A time delay is invoked to move a “tweeter” back in time, so that (at one point in space) the drivers are less than a quarter wavelength. At tweeter XO frequencies a quarter wavelength is quite small, with a WAW we can achieve that quarter wavelength spacing with nothing fancier than just getting them close. And the “point in space” becomes huge.

I suspect that at the frequencies you are XOing at the delay will only be needed to compensate for what an XO > 1st order does to the timing.

dave
 
At this point you probably actually have to build it and listen.

I tend to prefer first order series if it can be gotten away with, but it does not always work out (the series passive on our A12pw looked good, did a few things better than the higher order parallel but in the end we chose the latter.

dave
 
So which crossover I should go forward with?

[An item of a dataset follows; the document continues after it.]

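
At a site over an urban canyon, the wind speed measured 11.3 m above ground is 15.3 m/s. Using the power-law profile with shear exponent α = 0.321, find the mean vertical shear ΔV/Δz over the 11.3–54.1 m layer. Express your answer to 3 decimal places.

Power law: V₂ = V₁ · (z₂/z₁)^α = 15.3 × (4.7876)^0.321 = 25.2935 m/s
ΔV/Δz = (25.2935 − 15.3)/(54.1 − 11.3) = 9.9935/42.8000 = 0.23349 m/s/m

0.233 m/s/m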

This question illustrates one of the hidden costs of working out an XO for a new box…

The answer is, all the ones that look promising and choose the one that works best for you.

You end up with a whole bunch of passive parts that cost a fair amount of money.

With an active system any extra parts are all much-much cheaper, and you only have to buy the XO and an extra amp. And for bass, some of the budget Class D amps work fine and can help keep the cost down. If you design to use a PLLXO XO cost approachs zero.

A little diy, a PPLXO, one of those amps, one could get away with <$100.